GWEC Küresel Açık Deniz Rüzgar Raporu 2023'ü yayımladı.
Küresel Rüzgar Enerjisi Konseyi (Global Wind Energy Council / GWEC) geçtiğimiz günlerde Küresel Açık Deniz Rüzgar Raporu 2023’ü (Global Offshore Wind Report 2023) yayımladı. Rapora göre 2022’de yeni kapasite için şimdiye kadarki en iyi ikinci yılını gerçekleştiren küresel açık deniz rüzgar endüstrisi, bu on yılda yeni pazarlarda hızlı genişlemeye hazırlanıyor.
GWEC’in yayınladığı Küresel Açık Deniz Rüzgar Raporu 2023’e göre küresel açık deniz rüzgar endüstrisi küresel şebekelere 8,8 GW’lık etkileyici bir temiz enerji kapasitesi ekledi. Küresel açık deniz rüzgarının bu on yılda yeni pazarlarda hızlı genişlemeye hazırlandığına dikkat çeken rapor; 2032 yılına kadar 380 GW’lık devasa bir açık deniz rüzgar santralinin inşa edileceğini ve bunun neredeyse yarısının Asya-Pasifik (APAC) bölgesinden geleceğini öngörüyor. Bununla beraber Çin dışındaki bölgede 180 GW’tan fazla kapasitenin tespit edildiğinin vurgulandığı rapora göre sadece Avustralya 50 GW’ın üzerinde kapasiteye sahip.
Ayrıca rapor, yetersiz politika çerçevelerinin ve çok çekingen yaklaşımların risklerine de dikkat çekiyor. Bu bağlamda GWEC, APAC için tahminini artırırken, izinler ve diğer nedenlerden kaynaklanan gecikmeler nedeniyle Avrupa ve Kuzey Amerika için kısa vadeli tahminini %17 oranında düşürdü. Bununla beraber tedarik zinciri darboğazları Çin dışındaki her bölge için risk oluştururken; düzenleme sorunları da yaşanıyor. Öte yandan GWEC’in uzun vadeli tahmini, 2028-2032 yılları arasında güçlü bir büyüme beklentisiyle umut veriyor.

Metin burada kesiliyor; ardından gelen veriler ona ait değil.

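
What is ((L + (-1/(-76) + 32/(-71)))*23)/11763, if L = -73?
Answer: -9114187/63473148 ≈ -0.14359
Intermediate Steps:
((L + (-1/(-76) + 32/(-71)))*23)/11763 = ((-73 + (-1/(-76) + 32/(-71)))*23)/11763 = ((-73 + (-1*(-1/76) + 32*(-1/71)))*23)*(1/11763) = ((-73 + (1/76 - 32/71))*23)*(1/11763) = ((-73 - 2361/5396)*23)*(1/11763) = -396269/5396*23*(1/11763) = -9114187/5396*1/11763 = -9114187/63473148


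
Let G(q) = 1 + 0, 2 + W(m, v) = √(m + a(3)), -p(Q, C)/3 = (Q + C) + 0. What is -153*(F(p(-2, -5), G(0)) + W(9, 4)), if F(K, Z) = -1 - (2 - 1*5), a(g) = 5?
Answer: -153*√14 ≈ -572.47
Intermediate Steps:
p(Q, C) = -3*C - 3*Q (p(Q, C) = -3*((Q + C) + 0) = -3*((C + Q) + 0) = -3*(C + Q) = -3*C - 3*Q)
W(m, v) = -2 + √(5 + m) (W(m, v) = -2 + √(m + 5) = -2 + √(5 + m))
G(q) = 1
F(K, Z) = 2 (F(K, Z) = -1 - (2 - 5) = -1 - 1*(-3) = -1 + 3 = 2)
-153*(F(p(-2, -5), G(0)) + W(9, 4)) = -153*(2 + (-2 + √(5 + 9))) = -153*(2 + (-2 + √14)) = -153*√14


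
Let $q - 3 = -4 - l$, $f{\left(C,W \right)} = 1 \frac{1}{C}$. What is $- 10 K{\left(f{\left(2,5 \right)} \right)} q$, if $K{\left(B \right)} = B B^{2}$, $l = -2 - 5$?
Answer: $- \frac{15}{2} \approx -7.5$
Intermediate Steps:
$f{\left(C,W \right)} = \frac{1}{C}$
$l = -7$ ($l = -2 - 5 = -7$)
$q = 6$ ($q = 3 - -3 = 3 + \left(-4 + 7\right) = 3 + 3 = 6$)
$K{\left(B \right)} = B^{3}$
$- 10 K{\left(f{\left(2,5 \right)} \right)} q = - 10 \left(\frac{1}{2}\right)^{3} \cdot 6 = - \frac{10}{8} \cdot 6 = \left(-10\right) \frac{1}{8} \cdot 6 = \left(- \frac{5}{4}\right) 6 = - \frac{15}{2}$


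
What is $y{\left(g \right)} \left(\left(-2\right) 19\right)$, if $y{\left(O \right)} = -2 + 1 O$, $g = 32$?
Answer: $-1140$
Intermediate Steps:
$y{\left(O \right)} = -2 + O$
$y{\left(g \right)} \left(\left(-2\right) 19\right) = \left(-2 + 32\right) \left(\left(-2\right) 19\right) = 30 \left(-38\right) = -1140$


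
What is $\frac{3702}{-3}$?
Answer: $-1234$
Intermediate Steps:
$\frac{3702}{-3} = 3702 \left(- \frac{1}{3}\right) = -1234$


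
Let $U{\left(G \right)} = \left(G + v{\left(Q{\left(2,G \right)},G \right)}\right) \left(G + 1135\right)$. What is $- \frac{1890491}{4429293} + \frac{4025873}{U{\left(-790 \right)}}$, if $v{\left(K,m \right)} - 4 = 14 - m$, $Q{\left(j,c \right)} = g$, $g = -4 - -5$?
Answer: $\frac{5940010382893}{9168636510} \approx 647.86$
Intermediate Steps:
$g = 1$ ($g = -4 + 5 = 1$)
$Q{\left(j,c \right)} = 1$
$v{\left(K,m \right)} = 18 - m$ ($v{\left(K,m \right)} = 4 - \left(-14 + m\right) = 18 - m$)
$U{\left(G \right)} = 20430 + 18 G$ ($U{\left(G \right)} = \left(G - \left(-18 + G\right)\right) \left(G + 1135\right) = 18 \left(1135 + G\right) = 20430 + 18 G$)
$- \frac{1890491}{4429293} + \frac{4025873}{U{\left(-790 \right)}} = - \frac{1890491}{4429293} + \frac{4025873}{20430 + 18 \left(-790\right)} = \left(-1890491\right) \frac{1}{4429293} + \frac{4025873}{20430 - 14220} = - \frac{1890491}{4429293} + \frac{4025873}{6210} = \frac{5940010382893}{9168636510}$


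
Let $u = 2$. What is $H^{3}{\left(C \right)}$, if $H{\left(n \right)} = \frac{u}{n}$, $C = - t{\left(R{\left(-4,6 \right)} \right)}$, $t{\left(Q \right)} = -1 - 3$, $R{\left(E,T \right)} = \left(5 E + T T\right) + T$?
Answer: $\frac{1}{8} \approx 0.125$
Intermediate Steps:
$R{\left(E,T \right)} = T + T^{2} + 5 E$ ($R{\left(E,T \right)} = \left(5 E + T^{2}\right) + T = \left(T^{2} + 5 E\right) + T = T + T^{2} + 5 E$)
$t{\left(Q \right)} = -4$ ($t{\left(Q \right)} = -1 - 3 = -4$)
$C = 4$ ($C = \left(-1\right) \left(-4\right) = 4$)
$H{\left(n \right)} = \frac{2}{n}$
$H^{3}{\left(C \right)} = \left(\frac{2}{4}\right)^{3} = \left(2 \cdot \frac{1}{4}\right)^{3} = \left(\frac{1}{2}\right)^{3} = \frac{1}{8}$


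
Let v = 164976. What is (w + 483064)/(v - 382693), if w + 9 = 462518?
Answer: -945573/217717 ≈ -4.3431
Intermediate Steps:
w = 462509 (w = -9 + 462518 = 462509)
(w + 483064)/(v - 382693) = (462509 + 483064)/(164976 - 382693) = 945573/(-217717) = 945573*(-1/217717) = -945573/217717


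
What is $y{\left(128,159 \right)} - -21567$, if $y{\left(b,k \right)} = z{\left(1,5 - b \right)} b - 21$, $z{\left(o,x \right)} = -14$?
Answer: $19754$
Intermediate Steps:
$y{\left(b,k \right)} = -21 - 14 b$ ($y{\left(b,k \right)} = - 14 b - 21 = -21 - 14 b$)
$y{\left(128,159 \right)} - -21567 = \left(-21 - 1792\right) - -21567 = \left(-21 - 1792\right) + 21567 = -1813 + 21567 = 19754$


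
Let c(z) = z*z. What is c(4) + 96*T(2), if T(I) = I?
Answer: 208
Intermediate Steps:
c(z) = z²
c(4) + 96*T(2) = 4² + 96*2 = 16 + 192 = 208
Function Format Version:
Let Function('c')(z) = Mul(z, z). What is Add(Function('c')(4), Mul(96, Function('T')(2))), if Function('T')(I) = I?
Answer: 208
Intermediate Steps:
Function('c')(z) = Pow(z, 2)
Add(Function('c')(4), Mul(96, Function('T')(2))) = Add(Pow(4, 2), Mul(96, 2)) = Add(16, 192) = 208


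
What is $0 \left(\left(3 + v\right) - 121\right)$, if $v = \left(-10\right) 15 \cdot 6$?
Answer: $0$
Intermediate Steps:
$v = -900$ ($v = \left(-150\right) 6 = -900$)
$0 \left(\left(3 + v\right) - 121\right) = 0 \left(\left(3 - 900\right) - 121\right) = 0 \left(-897 - 121\right) = 0 \left(-1018\right) = 0$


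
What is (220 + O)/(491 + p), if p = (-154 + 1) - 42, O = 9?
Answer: 229/296 ≈ 0.77365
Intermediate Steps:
p = -195 (p = -153 - 42 = -195)
(220 + O)/(491 + p) = (220 + 9)/(491 - 195) = 229/296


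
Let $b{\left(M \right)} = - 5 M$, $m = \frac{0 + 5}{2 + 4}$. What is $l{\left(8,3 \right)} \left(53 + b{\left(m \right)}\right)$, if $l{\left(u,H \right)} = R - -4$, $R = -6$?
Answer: $- \frac{293}{3} \approx -97.667$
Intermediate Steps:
$m = \frac{5}{6} \approx 0.83333$
$l{\left(u,H \right)} = -2$ ($l{\left(u,H \right)} = -6 - -4 = -6 + 4 = -2$)
$l{\left(8,3 \right)} \left(53 + b{\left(m \right)}\right) = - 2 \left(53 - \frac{25}{6}\right) = \left(-2\right) \frac{293}{6} = - \frac{293}{3}$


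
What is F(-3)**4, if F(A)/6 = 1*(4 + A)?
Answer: 1296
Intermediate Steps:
F(A) = 24 + 6*A (F(A) = 6*(1*(4 + A)) = 6*(4 + A) = 24 + 6*A)
F(-3)**4 = (24 + 6*(-3))**4 = (24 - 18)**4 = 6**4 = 1296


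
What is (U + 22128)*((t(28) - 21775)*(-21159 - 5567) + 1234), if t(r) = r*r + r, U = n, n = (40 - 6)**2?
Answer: 13045055933648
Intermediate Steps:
n = 1156 (n = 34**2 = 1156)
U = 1156
t(r) = r + r**2 (t(r) = r**2 + r = r + r**2)
(U + 22128)*((t(28) - 21775)*(-21159 - 5567) + 1234) = (1156 + 22128)*((28*(1 + 28) - 21775)*(-21159 - 5567) + 1234) = 23284*((28*29 - 21775)*(-26726) + 1234) = 23284*((812 - 21775)*(-26726) + 1234) = 23284*(-20963*(-26726) + 1234) = 23284*(560257138 + 1234) = 23284*560258372 = 13045055933648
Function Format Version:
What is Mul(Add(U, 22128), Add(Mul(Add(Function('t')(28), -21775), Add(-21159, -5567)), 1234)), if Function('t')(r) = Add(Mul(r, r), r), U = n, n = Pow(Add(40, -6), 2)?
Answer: 13045055933648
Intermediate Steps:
n = 1156 (n = Pow(34, 2) = 1156)
U = 1156
Function('t')(r) = Add(r, Pow(r, 2)) (Function('t')(r) = Add(Pow(r, 2), r) = Add(r, Pow(r, 2)))
Mul(Add(U, 22128), Add(Mul(Add(Function('t')(28), -21775), Add(-21159, -5567)), 1234)) = Mul(Add(1156, 22128), Add(Mul(Add(Mul(28, Add(1, 28)), -21775), Add(-21159, -5567)), 1234)) = Mul(23284, Add(Mul(Add(Mul(28, 29), -21775), -26726), 1234)) = Mul(23284, Add(Mul(Add(812, -21775), -26726), 1234)) = Mul(23284, Add(Mul(-20963, -26726), 1234)) = Mul(23284, Add(560257138, 1234)) = Mul(23284, 560258372) = 13045055933648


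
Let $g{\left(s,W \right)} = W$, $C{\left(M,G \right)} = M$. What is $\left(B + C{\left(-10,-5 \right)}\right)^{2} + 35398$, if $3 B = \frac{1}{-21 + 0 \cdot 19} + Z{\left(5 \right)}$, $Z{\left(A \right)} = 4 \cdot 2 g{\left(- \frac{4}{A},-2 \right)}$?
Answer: $\frac{141429751}{3969} \approx 35634.0$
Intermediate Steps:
$Z{\left(A \right)} = -16$ ($Z{\left(A \right)} = 4 \cdot 2 \left(-2\right) = 8 \left(-2\right) = -16$)
$B = - \frac{337}{63}$ ($B = \frac{\frac{1}{-21 + 0 \cdot 19} - 16}{3} = \frac{\frac{1}{-21 + 0} - 16}{3} = \frac{\frac{1}{-21} - 16}{3} = \frac{- \frac{1}{21} - 16}{3} = \frac{1}{3} \left(- \frac{337}{21}\right) = - \frac{337}{63} \approx -5.3492$)
$\left(B + C{\left(-10,-5 \right)}\right)^{2} + 35398 = \left(- \frac{337}{63} - 10\right)^{2} + 35398 = \left(- \frac{967}{63}\right)^{2} + 35398 = \frac{935089}{3969} + 35398 = \frac{141429751}{3969}$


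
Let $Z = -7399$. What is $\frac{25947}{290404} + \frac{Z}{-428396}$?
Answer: $\frac{829018138}{7775494499} \approx 0.10662$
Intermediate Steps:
$\frac{25947}{290404} + \frac{Z}{-428396} = \frac{25947}{290404} - \frac{7399}{-428396} = 25947 \cdot \frac{1}{290404} - - \frac{7399}{428396} = \frac{25947}{290404} + \frac{7399}{428396} = \frac{829018138}{7775494499}$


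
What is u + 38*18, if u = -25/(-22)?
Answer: 15073/22 ≈ 685.14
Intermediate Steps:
u = 25/22 (u = -25*(-1/22) = 25/22 ≈ 1.1364)
u + 38*18 = 25/22 + 38*18 = 25/22 + 684 = 15073/22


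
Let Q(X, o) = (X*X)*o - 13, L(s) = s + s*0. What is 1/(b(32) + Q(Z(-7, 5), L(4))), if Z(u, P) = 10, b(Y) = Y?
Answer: 1/419 ≈ 0.0023866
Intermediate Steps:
L(s) = s (L(s) = s + 0 = s)
Q(X, o) = -13 + o*X² (Q(X, o) = X²*o - 13 = o*X² - 13 = -13 + o*X²)
1/(b(32) + Q(Z(-7, 5), L(4))) = 1/(32 + (-13 + 4*10²)) = 1/(32 + (-13 + 4*100)) = 1/(32 + (-13 + 400)) = 1/(32 + 387) = 1/419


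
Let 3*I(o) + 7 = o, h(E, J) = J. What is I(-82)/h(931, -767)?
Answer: 89/2301 ≈ 0.038679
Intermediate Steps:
I(o) = -7/3 + o/3
I(-82)/h(931, -767) = (-7/3 + (1/3)*(-82))/(-767) = (-7/3 - 82/3)*(-1/767) = -89/3*(-1/767) = 89/2301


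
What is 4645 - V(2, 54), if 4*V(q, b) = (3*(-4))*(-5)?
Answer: 4630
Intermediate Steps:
V(q, b) = 15 (V(q, b) = ((3*(-4))*(-5))/4 = (-12*(-5))/4 = (1/4)*60 = 15)
4645 - V(2, 54) = 4645 - 1*15 = 4645 - 15 = 4630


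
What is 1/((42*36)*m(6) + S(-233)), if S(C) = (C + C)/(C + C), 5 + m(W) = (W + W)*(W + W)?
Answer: 1/210169 ≈ 4.7581e-6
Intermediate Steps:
m(W) = -5 + 4*W² (m(W) = -5 + (W + W)*(W + W) = -5 + (2*W)*(2*W) = -5 + 4*W²)
S(C) = 1 (S(C) = (2*C)/((2*C)) = (2*C)*(1/(2*C)) = 1)
1/((42*36)*m(6) + S(-233)) = 1/((42*36)*(-5 + 4*6²) + 1) = 1/(1512*(-5 + 4*36) + 1) = 1/(1512*(-5 + 144) + 1) = 1/(1512*139 + 1) = 1/(210168 + 1) = 1/210169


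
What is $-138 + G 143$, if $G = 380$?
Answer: $54202$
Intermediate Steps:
$-138 + G 143 = -138 + 380 \cdot 143 = -138 + 54340 = 54202$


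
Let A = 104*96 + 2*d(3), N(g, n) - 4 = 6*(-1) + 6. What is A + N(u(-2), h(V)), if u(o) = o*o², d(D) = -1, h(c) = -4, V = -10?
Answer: 9986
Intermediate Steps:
u(o) = o³
N(g, n) = 4 (N(g, n) = 4 + (6*(-1) + 6) = 4 + (-6 + 6) = 4 + 0 = 4)
A = 9982 (A = 104*96 + 2*(-1) = 9984 - 2 = 9982)
A + N(u(-2), h(V)) = 9982 + 4 = 9986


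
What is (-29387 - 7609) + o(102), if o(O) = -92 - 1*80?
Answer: -37168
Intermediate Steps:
o(O) = -172 (o(O) = -92 - 80 = -172)
(-29387 - 7609) + o(102) = (-29387 - 7609) - 172 = -36996 - 172 = -37168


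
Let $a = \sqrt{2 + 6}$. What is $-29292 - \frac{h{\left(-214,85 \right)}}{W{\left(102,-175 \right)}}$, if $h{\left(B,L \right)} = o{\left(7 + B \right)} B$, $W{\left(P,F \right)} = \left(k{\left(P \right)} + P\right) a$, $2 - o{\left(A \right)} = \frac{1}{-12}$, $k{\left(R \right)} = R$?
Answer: $-29292 + \frac{2675 \sqrt{2}}{4896} \approx -29291.0$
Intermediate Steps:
$a = 2 \sqrt{2}$ ($a = \sqrt{8} = 2 \sqrt{2} \approx 2.8284$)
$o{\left(A \right)} = \frac{25}{12}$ ($o{\left(A \right)} = 2 - \frac{1}{-12} = 2 - - \frac{1}{12} = 2 + \frac{1}{12} = \frac{25}{12}$)
$W{\left(P,F \right)} = 4 P \sqrt{2}$ ($W{\left(P,F \right)} = \left(P + P\right) 2 \sqrt{2} = 2 P 2 \sqrt{2} = 4 P \sqrt{2}$)
$h{\left(B,L \right)} = \frac{25 B}{12}$
$-29292 - \frac{h{\left(-214,85 \right)}}{W{\left(102,-175 \right)}} = -29292 - \frac{\frac{25}{12} \left(-214\right)}{4 \cdot 102 \sqrt{2}} = -29292 - - \frac{2675}{6 \cdot 408 \sqrt{2}} = -29292 - - \frac{2675 \frac{\sqrt{2}}{816}}{6} = -29292 - - \frac{2675 \sqrt{2}}{4896} = -29292 + \frac{2675 \sqrt{2}}{4896}$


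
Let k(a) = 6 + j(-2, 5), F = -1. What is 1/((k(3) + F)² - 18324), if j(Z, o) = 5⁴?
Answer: 1/378576 ≈ 2.6415e-6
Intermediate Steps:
j(Z, o) = 625
k(a) = 631 (k(a) = 6 + 625 = 631)
1/((k(3) + F)² - 18324) = 1/((631 - 1)² - 18324) = 1/(630² - 18324) = 1/(396900 - 18324) = 1/378576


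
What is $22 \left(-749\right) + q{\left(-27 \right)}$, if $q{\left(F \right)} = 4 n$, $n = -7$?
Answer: $-16506$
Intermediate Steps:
$q{\left(F \right)} = -28$ ($q{\left(F \right)} = 4 \left(-7\right) = -28$)
$22 \left(-749\right) + q{\left(-27 \right)} = 22 \left(-749\right) - 28 = -16478 - 28 = -16506$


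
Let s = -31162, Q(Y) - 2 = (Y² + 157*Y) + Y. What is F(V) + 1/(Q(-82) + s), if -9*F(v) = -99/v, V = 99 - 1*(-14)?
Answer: 411199/4225296 ≈ 0.097318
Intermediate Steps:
Q(Y) = 2 + Y² + 158*Y (Q(Y) = 2 + ((Y² + 157*Y) + Y) = 2 + (Y² + 158*Y) = 2 + Y² + 158*Y)
V = 113 (V = 99 + 14 = 113)
F(v) = 11/v (F(v) = -(-11)/v = 11/v)
F(V) + 1/(Q(-82) + s) = 11/113 + 1/((2 + (-82)² + 158*(-82)) - 31162) = 11*(1/113) + 1/((2 + 6724 - 12956) - 31162) = 11/113 + 1/(-6230 - 31162) = 11/113 + 1/(-37392) = 11/113 - 1/37392 = 411199/4225296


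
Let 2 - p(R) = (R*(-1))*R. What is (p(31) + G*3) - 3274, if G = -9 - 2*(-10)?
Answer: -2278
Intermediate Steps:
G = 11 (G = -9 + 20 = 11)
p(R) = 2 + R**2 (p(R) = 2 - R*(-1)*R = 2 - (-R)*R = 2 - (-1)*R**2 = 2 + R**2)
(p(31) + G*3) - 3274 = ((2 + 31**2) + 11*3) - 3274 = ((2 + 961) + 33) - 3274 = (963 + 33) - 3274 = 996 - 3274 = -2278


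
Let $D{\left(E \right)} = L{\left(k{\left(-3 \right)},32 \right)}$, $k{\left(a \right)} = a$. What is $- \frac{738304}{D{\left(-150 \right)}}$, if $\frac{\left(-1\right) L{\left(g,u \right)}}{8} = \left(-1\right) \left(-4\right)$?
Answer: $23072$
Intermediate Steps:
$L{\left(g,u \right)} = -32$ ($L{\left(g,u \right)} = - 8 \left(\left(-1\right) \left(-4\right)\right) = \left(-8\right) 4 = -32$)
$D{\left(E \right)} = -32$
$- \frac{738304}{D{\left(-150 \right)}} = - \frac{738304}{-32} = \left(-738304\right) \left(- \frac{1}{32}\right) = 23072$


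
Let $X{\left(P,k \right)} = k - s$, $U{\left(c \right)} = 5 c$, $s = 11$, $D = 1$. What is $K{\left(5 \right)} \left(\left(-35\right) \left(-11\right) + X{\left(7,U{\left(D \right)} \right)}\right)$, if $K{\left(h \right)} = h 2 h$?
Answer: $18950$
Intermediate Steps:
$K{\left(h \right)} = 2 h^{2}$ ($K{\left(h \right)} = 2 h h = 2 h^{2}$)
$X{\left(P,k \right)} = -11 + k$ ($X{\left(P,k \right)} = k - 11 = -11 + k$)
$K{\left(5 \right)} \left(\left(-35\right) \left(-11\right) + X{\left(7,U{\left(D \right)} \right)}\right) = 2 \cdot 5^{2} \left(\left(-35\right) \left(-11\right) + \left(-11 + 5 \cdot 1\right)\right) = 2 \cdot 25 \left(385 + \left(-11 + 5\right)\right) = 50 \left(385 - 6\right) = 50 \cdot 379 = 18950$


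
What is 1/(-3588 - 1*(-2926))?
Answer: -1/662 ≈ -0.0015106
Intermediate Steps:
1/(-3588 - 1*(-2926)) = 1/(-3588 + 2926) = 1/(-662) = -1/662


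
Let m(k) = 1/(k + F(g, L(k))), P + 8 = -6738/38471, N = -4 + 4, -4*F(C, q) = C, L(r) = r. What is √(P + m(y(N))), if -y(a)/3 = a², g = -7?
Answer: I*√551428156426/269297 ≈ 2.7575*I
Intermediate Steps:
F(C, q) = -C/4
N = 0
y(a) = -3*a²
P = -314506/38471 (P = -8 - 6738/38471 = -314506/38471 ≈ -8.1751)
m(k) = 1/(7/4 + k) (m(k) = 1/(k - ¼*(-7)) = 1/(k + 7/4) = 1/(7/4 + k))
√(P + m(y(N))) = √(-314506/38471 + 4/(7 + 4*(-3*0²))) = √(-314506/38471 + 4/(7 + 4*(-3*0))) = √(-314506/38471 + 4/(7 + 4*0)) = √(-314506/38471 + 4/(7 + 0)) = √(-314506/38471 + 4/7) = √(-2047658/269297) = I*√551428156426/269297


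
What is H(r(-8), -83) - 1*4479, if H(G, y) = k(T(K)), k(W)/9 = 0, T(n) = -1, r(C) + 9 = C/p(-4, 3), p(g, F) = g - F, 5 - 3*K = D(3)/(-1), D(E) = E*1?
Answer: -4479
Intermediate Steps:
D(E) = E
K = 8/3 (K = 5/3 - 1/(-1) = 5/3 - (-1) = 5/3 - ⅓*(-3) = 5/3 + 1 = 8/3 ≈ 2.6667)
r(C) = -9 - C/7 (r(C) = -9 + C/(-4 - 1*3) = -9 + C/(-4 - 3) = -9 + C/(-7) = -9 + C*(-⅐) = -9 - C/7)
k(W) = 0 (k(W) = 9*0 = 0)
H(G, y) = 0
H(r(-8), -83) - 1*4479 = 0 - 1*4479 = 0 - 4479 = -4479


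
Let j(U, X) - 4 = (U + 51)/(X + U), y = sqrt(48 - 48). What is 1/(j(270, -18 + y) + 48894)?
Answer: 84/4107539 ≈ 2.0450e-5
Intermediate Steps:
y = 0 (y = sqrt(0) = 0)
j(U, X) = 4 + (51 + U)/(U + X) (j(U, X) = 4 + (U + 51)/(X + U) = 4 + (51 + U)/(U + X))
1/(j(270, -18 + y) + 48894) = 1/((51 + 4*(-18 + 0) + 5*270)/(270 + (-18 + 0)) + 48894) = 1/((51 + 4*(-18) + 1350)/(270 - 18) + 48894) = 1/((51 - 72 + 1350)/252 + 48894) = 1/((1/252)*1329 + 48894) = 1/(443/84 + 48894) = 1/(4107539/84) = 84/4107539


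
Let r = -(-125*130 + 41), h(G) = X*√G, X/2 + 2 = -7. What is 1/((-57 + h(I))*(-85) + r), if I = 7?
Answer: 3509/71147436 - 85*√7/23715812 ≈ 3.9837e-5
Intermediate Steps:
X = -18 (X = -4 + 2*(-7) = -4 - 14 = -18)
h(G) = -18*√G
r = 16209 (r = -(-16250 + 41) = -1*(-16209) = 16209)
1/((-57 + h(I))*(-85) + r) = 1/((-57 - 18*√7)*(-85) + 16209) = 1/((4845 + 1530*√7) + 16209) = 1/(21054 + 1530*√7)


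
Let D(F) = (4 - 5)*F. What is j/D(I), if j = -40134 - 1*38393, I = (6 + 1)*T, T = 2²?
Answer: 78527/28 ≈ 2804.5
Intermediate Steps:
T = 4
I = 28 (I = (6 + 1)*4 = 7*4 = 28)
D(F) = -F
j = -78527 (j = -40134 - 38393 = -78527)
j/D(I) = -78527/((-1*28)) = -78527/(-28) = -78527*(-1/28) = 78527/28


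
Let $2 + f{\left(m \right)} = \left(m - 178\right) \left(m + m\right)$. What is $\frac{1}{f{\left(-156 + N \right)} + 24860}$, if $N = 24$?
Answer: $\frac{1}{106698} \approx 9.3722 \cdot 10^{-6}$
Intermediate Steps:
$f{\left(m \right)} = -2 + 2 m \left(-178 + m\right)$ ($f{\left(m \right)} = -2 + \left(m - 178\right) \left(m + m\right) = -2 + \left(-178 + m\right) 2 m = -2 + 2 m \left(-178 + m\right)$)
$\frac{1}{f{\left(-156 + N \right)} + 24860} = \frac{1}{\left(-2 - 356 \left(-156 + 24\right) + 2 \left(-156 + 24\right)^{2}\right) + 24860} = \frac{1}{\left(-2 - -46992 + 2 \left(-132\right)^{2}\right) + 24860} = \frac{1}{\left(-2 + 46992 + 2 \cdot 17424\right) + 24860} = \frac{1}{\left(-2 + 46992 + 34848\right) + 24860} = \frac{1}{81838 + 24860} = \frac{1}{106698}$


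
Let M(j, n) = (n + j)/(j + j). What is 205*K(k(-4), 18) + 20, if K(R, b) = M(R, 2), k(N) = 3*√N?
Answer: 245/2 - 205*I/6 ≈ 122.5 - 34.167*I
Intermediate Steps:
M(j, n) = (j + n)/(2*j) (M(j, n) = (j + n)/((2*j)) = (j + n)*(1/(2*j)) = (j + n)/(2*j))
K(R, b) = (2 + R)/(2*R) (K(R, b) = (R + 2)/(2*R) = (2 + R)/(2*R))
205*K(k(-4), 18) + 20 = 205*((2 + 3*√(-4))/(2*((3*√(-4))))) + 20 = 205*((2 + 3*(2*I))/(2*((3*(2*I))))) + 20 = 205*((2 + 6*I)/(2*((6*I)))) + 20 = 205*((-I/6)*(2 + 6*I)/2) + 20 = 205*(-I*(2 + 6*I)/12) + 20 = -205*I*(2 + 6*I)/12 + 20 = 20 - 205*I*(2 + 6*I)/12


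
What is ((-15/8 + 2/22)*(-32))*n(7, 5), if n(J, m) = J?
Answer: 4396/11 ≈ 399.64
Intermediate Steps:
((-15/8 + 2/22)*(-32))*n(7, 5) = ((-15/8 + 2/22)*(-32))*7 = ((-15*⅛ + 2*(1/22))*(-32))*7 = ((-15/8 + 1/11)*(-32))*7 = -157/88*(-32)*7 = (628/11)*7 = 4396/11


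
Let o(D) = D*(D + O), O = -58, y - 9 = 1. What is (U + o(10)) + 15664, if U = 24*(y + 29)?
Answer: 16120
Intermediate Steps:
y = 10 (y = 9 + 1 = 10)
U = 936 (U = 24*(10 + 29) = 24*39 = 936)
o(D) = D*(-58 + D) (o(D) = D*(D - 58) = D*(-58 + D))
(U + o(10)) + 15664 = (936 + 10*(-58 + 10)) + 15664 = (936 + 10*(-48)) + 15664 = (936 - 480) + 15664 = 456 + 15664 = 16120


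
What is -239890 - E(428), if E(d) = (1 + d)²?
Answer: -423931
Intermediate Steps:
-239890 - E(428) = -239890 - (1 + 428)² = -239890 - 1*429² = -239890 - 1*184041 = -239890 - 184041 = -423931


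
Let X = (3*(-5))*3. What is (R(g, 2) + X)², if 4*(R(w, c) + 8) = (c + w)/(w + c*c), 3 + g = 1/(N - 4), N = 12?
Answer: 3667225/1296 ≈ 2829.6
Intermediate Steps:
X = -45 (X = -15*3 = -45)
g = -23/8 (g = -3 + 1/(12 - 4) = -3 + 1/8 = -3 + ⅛ = -23/8 ≈ -2.8750)
R(w, c) = -8 + (c + w)/(4*(w + c²)) (R(w, c) = -8 + ((c + w)/(w + c*c))/4 = -8 + ((c + w)/(w + c²))/4 = -8 + (c + w)/(4*(w + c²)))
(R(g, 2) + X)² = ((2 - 32*2² - 31*(-23/8))/(4*(-23/8 + 2²)) - 45)² = ((2 - 32*4 + 713/8)/(4*(-23/8 + 4)) - 45)² = ((2 - 128 + 713/8)/(4*(9/8)) - 45)² = ((¼)*(8/9)*(-295/8) - 45)² = (-295/36 - 45)² = (-1915/36)² = 3667225/1296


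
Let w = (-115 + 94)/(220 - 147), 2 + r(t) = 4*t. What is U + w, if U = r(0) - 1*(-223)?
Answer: 16112/73 ≈ 220.71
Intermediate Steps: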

GWEC CEO’su Ben Backwell rapora ilişkin şunları söyledi: “Açık deniz rüzgar sektörü, geçen yılın rekor rakamlarını güçlendirmek için etkileyici bir büyüme yılı daha sağladı. Bu rapor, bundan sonra her yıl rekor büyüme potansiyelinin bulunduğunu özetliyor. Bu, özellikle Asya-Pasifik bölgesinde dönüştürülmüş, temiz, güvenli bir enerji sistemi sağlayacak. Bununla birlikte, bu potansiyelin gerçekleştirilmesi için dünyadaki hükümetlerin ve sanayinin birlikte çalışması gerekirken, ticaret ve sanayi politikalarının yatırım ve büyüme sağlamak için ortaklık ve iş birliğine odaklanması gerekecek. Hükümetlerin ve endüstrinin, geleceğe yönelik pazarlar oluşturmak için sektörün tedarik zinciri, izin verme ve politika etrafında karşılaştığı zorluklarla yüzleşmesi gerekecek.”